The fan in me felt satiated seeing Scarlet Witch’s evolved characterisation but it was equally underwhelming to not see Dr Strange’s evil side — ‘the sinister Strange’. Perhaps Raimi will make up for it in the next installation (referring to the jaw-dropping cliff-hanger).
Imprints of Sam Raimi in MCU
With Multiverse of Madness, director Sam Raimi has officially joined the likes of Jon Favreau, Anthony and Joe Russo, Kenneth Branagh, Taika Waititi, and Ryan Coogler — who have directed one or more MCU films.
Although Raimi is not oblivious to the superhero genre (the Tobey Maguire Spider-Man trilogy), he is famously known as the ‘master of horror’. The Evil Dead series (1981, 1987 and 1992) and Drag Me to Hell (2009) are testament to his knack for creating scary, unhinged, and visually imaginative cinematic worlds.

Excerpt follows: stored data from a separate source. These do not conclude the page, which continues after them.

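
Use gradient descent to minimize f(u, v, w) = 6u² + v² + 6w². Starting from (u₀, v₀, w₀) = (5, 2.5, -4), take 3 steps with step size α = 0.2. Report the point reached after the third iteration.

∇f = (12u, 2v, 12w)
Step 1: at (5, 2.5, -4), ∇f = (60, 5, -48) → (5, 2.5, -4) − 0.2·(60, 5, -48) = (-7, 1.5, 5.6)
Step 2: at (-7, 1.5, 5.6), ∇f = (-84, 3, 67.2) → (-7, 1.5, 5.6) − 0.2·(-84, 3, 67.2) = (9.8, 0.9, -7.84)
Step 3: at (9.8, 0.9, -7.84), ∇f = (117.6, 1.8, -94.08) → (9.8, 0.9, -7.84) − 0.2·(117.6, 1.8, -94.08) = (-13.72, 0.54, 10.976)

(-13.72, 0.54, 10.976)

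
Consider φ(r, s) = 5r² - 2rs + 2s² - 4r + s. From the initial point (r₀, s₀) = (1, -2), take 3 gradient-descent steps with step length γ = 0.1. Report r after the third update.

0.248

∇φ = (10r - 2s - 4, -2r + 4s + 1)
(r₁, s₁) = (1, -2) − 0.1·(10, -9) = (0, -1.1)
(r₂, s₂) = (0, -1.1) − 0.1·(-1.8, -3.4) = (0.18, -0.76)
(r₃, s₃) = (0.18, -0.76) − 0.1·(-0.68, -2.4) = (0.248, -0.52)
r = 0.248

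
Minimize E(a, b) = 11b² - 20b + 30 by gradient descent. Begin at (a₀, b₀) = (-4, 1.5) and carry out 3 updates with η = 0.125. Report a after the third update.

-4

∇E = (0, 22b - 20)
(a₁, b₁) = (-4, 1.5) − 0.125·(0, 13) = (-4, -0.125)
(a₂, b₂) = (-4, -0.125) − 0.125·(0, -22.75) = (-4, 2.71875)
(a₃, b₃) = (-4, 2.71875) − 0.125·(0, 39.8125) = (-4, -2.2578125)
a = -4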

The layered design and visually staggering shots are fantastical. In one particularly long sequence, when Wanda is chasing a few characters, her demeanour and the direction create some of the terrifying yet best scenes of the film. In another sequence, two characters use musical notes as weapons to attack each other with Danny Elfman’s score playing in the background. While it makes for a stunning visual, it does not cease to be a terrifying scene.
Doctor Strange in the Multiverse of Madness is an exquisite blend of horror and visual escapades delivered by MCU debutant Sam Raimi. Only if it was named after the Scarlet Witch rather than Dr Strange.